Mask-and-Predict Paradigm
Text diffusion commonly begins with heavily masked sequences and repeatedly predicts missing tokens. Confidence-based remasking/refinement can improve coherence over multiple passes.
MDLM-style models
Masked diffusion language models denoise token grids through iterative unmasking rather than left-to-right decoding.
SEDD-style models
Score-entropy variants adapt score-based ideas to discrete vocabularies with principled probabilistic objectives.
Padding Tokens and Fixed Length
Batched diffusion often uses fixed sequence length. [PAD] tokens fill unused positions and attention masks prevent them from influencing content tokens.
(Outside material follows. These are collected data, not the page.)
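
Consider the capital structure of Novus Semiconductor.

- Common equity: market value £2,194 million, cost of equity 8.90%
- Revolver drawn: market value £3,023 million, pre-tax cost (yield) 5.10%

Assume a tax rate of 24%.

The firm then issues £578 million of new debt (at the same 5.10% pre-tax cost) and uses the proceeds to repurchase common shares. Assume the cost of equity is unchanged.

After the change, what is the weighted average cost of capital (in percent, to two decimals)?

After the change:
Total capital V = 1616 + 3601 = 5217.
Equity: weight = 1616/5217 = 0.3098; cost = 8.9%.
Revolver drawn: weight = 3601/5217 = 0.6902; after-tax cost = 5.1% × (1 − 24%) = 3.8760%.
WACC = 0.3098 × 8.9000% + 0.6902 × 3.8760% = 5.4322%.

5.43%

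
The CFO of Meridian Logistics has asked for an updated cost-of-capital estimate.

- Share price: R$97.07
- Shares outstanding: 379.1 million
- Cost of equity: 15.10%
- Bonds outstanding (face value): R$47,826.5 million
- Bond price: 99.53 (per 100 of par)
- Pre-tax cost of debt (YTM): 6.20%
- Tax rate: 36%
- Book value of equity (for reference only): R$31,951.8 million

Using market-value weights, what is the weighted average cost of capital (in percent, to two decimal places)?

8.82%

Market value of equity E = 97.07 × 379.1m = 36799.237m. Market value of debt D = 47826.5m × 99.53/100 = 47601.71545m.
Total capital V = 36799.237 + 47601.71545 = 84400.95245.
Equity: weight = 36799.237/84400.95245 = 0.4360; cost = 15.1%.
Bonds outstanding: weight = 47601.71545/84400.95245 = 0.5640; after-tax cost = 6.2% × (1 − 36%) = 3.9680%.
WACC = 0.4360 × 15.1000% + 0.5640 × 3.9680% = 8.8216%.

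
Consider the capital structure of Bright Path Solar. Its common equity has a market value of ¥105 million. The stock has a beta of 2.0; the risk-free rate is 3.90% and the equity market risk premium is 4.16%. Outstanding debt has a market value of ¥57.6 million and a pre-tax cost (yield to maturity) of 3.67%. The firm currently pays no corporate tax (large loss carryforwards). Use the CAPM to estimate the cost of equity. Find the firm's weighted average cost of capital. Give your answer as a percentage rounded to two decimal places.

Cost of equity via CAPM: Re = 3.9% + 2.0 × 4.16% = 12.2200%.
Total capital V = 105 + 57.6 = 162.6.
Equity: weight = 105/162.6 = 0.6458; cost = 12.22%.
Debt: weight = 57.6/162.6 = 0.3542; after-tax cost = 3.67% × (1 − 0%) = 3.6700%.
WACC = 0.6458 × 12.2200% + 0.3542 × 3.6700% = 9.1912%.

9.19%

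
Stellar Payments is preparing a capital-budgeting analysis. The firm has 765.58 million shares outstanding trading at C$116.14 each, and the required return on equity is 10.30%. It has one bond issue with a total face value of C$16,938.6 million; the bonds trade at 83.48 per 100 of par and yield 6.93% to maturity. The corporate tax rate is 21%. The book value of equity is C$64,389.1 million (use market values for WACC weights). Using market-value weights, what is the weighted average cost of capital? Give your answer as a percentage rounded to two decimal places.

Market value of equity E = 116.14 × 765.58m = 88914.4612m. Market value of debt D = 16938.6m × 83.48/100 = 14140.34328m.
Total capital V = 88914.4612 + 14140.34328 = 103054.80448.
Equity: weight = 88914.4612/103054.80448 = 0.8628; cost = 10.3%.
Bonds outstanding: weight = 14140.34328/103054.80448 = 0.1372; after-tax cost = 6.93% × (1 − 21%) = 5.4747%.
WACC = 0.8628 × 10.3000% + 0.1372 × 5.4747% = 9.6379%.

9.64%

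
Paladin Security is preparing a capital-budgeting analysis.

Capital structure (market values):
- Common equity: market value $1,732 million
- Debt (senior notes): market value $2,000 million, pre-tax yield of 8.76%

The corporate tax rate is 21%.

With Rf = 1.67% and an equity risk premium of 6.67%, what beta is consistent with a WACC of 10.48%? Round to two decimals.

1.94

Total capital V = 1732 + 2000 = 3732.
Equity weight = 1732/3732 = 0.4641.
Senior notes weight = 2000/3732 = 0.5359.
Debt contribution = 0.5359 × 8.76% × (1 − 21%) = 3.7087%.
Required equity contribution = 10.48% − 3.7087% = 6.7713%  ⇒  Re = 14.5904%.
CAPM: 14.5904% = 1.67% + β × 6.67%  ⇒  β = 1.9371.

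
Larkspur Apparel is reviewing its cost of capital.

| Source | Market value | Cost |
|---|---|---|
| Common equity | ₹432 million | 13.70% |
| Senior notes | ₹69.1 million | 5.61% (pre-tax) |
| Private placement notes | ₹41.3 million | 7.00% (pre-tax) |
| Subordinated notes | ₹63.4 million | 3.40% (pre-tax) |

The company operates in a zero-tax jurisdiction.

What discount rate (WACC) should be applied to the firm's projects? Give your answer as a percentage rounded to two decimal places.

Total capital V = 432 + 69.1 + 41.3 + 63.4 = 605.8.
Equity: weight = 432/605.8 = 0.7131; cost = 13.7%.
Senior notes: weight = 69.1/605.8 = 0.1141; after-tax cost = 5.61% × (1 − 0%) = 5.6100%.
Private placement notes: weight = 41.3/605.8 = 0.0682; after-tax cost = 7% × (1 − 0%) = 7.0000%.
Subordinated notes: weight = 63.4/605.8 = 0.1047; after-tax cost = 3.4% × (1 − 0%) = 3.4000%.
WACC = 0.7131 × 13.7000% + 0.1141 × 5.6100% + 0.0682 × 7.0000% + 0.1047 × 3.4000% = 11.2425%.

11.24%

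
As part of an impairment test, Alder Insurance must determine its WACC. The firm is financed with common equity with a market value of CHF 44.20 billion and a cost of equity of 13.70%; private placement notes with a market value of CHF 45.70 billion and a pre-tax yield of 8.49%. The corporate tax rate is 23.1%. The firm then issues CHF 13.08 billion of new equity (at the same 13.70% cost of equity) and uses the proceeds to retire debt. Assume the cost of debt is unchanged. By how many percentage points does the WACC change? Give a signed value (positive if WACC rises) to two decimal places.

+1.04 pp

Current WACC:
Total capital V = 44.2 + 45.7 = 89.9.
Equity: weight = 44.2/89.9 = 0.4917; cost = 13.7%.
Private placement notes: weight = 45.7/89.9 = 0.5083; after-tax cost = 8.49% × (1 − 23.1%) = 6.5288%.
WACC = 0.4917 × 13.7000% + 0.5083 × 6.5288% = 10.0546%.
After the change:
Total capital V = 57.28 + 32.62 = 89.9.
Equity: weight = 57.28/89.9 = 0.6372; cost = 13.7%.
Private placement notes: weight = 32.62/89.9 = 0.3628; after-tax cost = 8.49% × (1 − 23.1%) = 6.5288%.
WACC = 0.6372 × 13.7000% + 0.3628 × 6.5288% = 11.0980%.
Change in WACC = 11.0980% − 10.0546% = 1.0434 pp.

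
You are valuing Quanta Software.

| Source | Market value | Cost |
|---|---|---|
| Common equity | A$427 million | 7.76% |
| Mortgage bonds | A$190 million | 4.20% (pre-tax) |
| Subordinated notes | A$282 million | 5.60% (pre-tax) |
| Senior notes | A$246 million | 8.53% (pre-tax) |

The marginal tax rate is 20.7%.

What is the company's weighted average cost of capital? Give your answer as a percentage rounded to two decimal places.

Total capital V = 427 + 190 + 282 + 246 = 1145.
Equity: weight = 427/1145 = 0.3729; cost = 7.76%.
Mortgage bonds: weight = 190/1145 = 0.1659; after-tax cost = 4.2% × (1 − 20.7%) = 3.3306%.
Subordinated notes: weight = 282/1145 = 0.2463; after-tax cost = 5.6% × (1 − 20.7%) = 4.4408%.
Senior notes: weight = 246/1145 = 0.2148; after-tax cost = 8.53% × (1 − 20.7%) = 6.7643%.
WACC = 0.3729 × 7.7600% + 0.1659 × 3.3306% + 0.2463 × 4.4408% + 0.2148 × 6.7643% = 5.9936%.

5.99%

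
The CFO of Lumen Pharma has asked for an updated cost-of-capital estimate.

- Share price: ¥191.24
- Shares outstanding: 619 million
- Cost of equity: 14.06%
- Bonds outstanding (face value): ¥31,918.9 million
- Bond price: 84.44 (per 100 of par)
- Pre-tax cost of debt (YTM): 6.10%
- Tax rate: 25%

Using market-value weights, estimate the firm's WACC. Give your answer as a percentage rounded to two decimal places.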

How It Differs from Autoregressive LMs
Autoregressive models predict the next token conditioned on previous tokens. Diffusion-style text models refine many positions in parallel over multiple denoising iterations.
Diffusion-style decoding
Parallel token refinement, repeated denoising steps, and optional remasking for error correction.
Autoregressive decoding
Strict left-to-right generation with causal dependency and one-pass token commitment.
Mask Refinement Demo
Watch [MASK] positions reveal and refine token by token, with [PAD] positions held out via masking.
Text Diffusion: Parallel Token Denoising
Unlike autoregressive models (left-to-right), diffusion reveals tokens in parallel, random order with confidence scores.
Key Takeaways
- Text diffusion adapts denoising to discrete token spaces.
- Mask-and-predict enables parallel refinement instead of strict left-to-right decoding.
- [PAD] plus attention masks are essential for fixed-length batching.
- Compared to autoregressive LMs, text diffusion trades extra steps for iterative correction.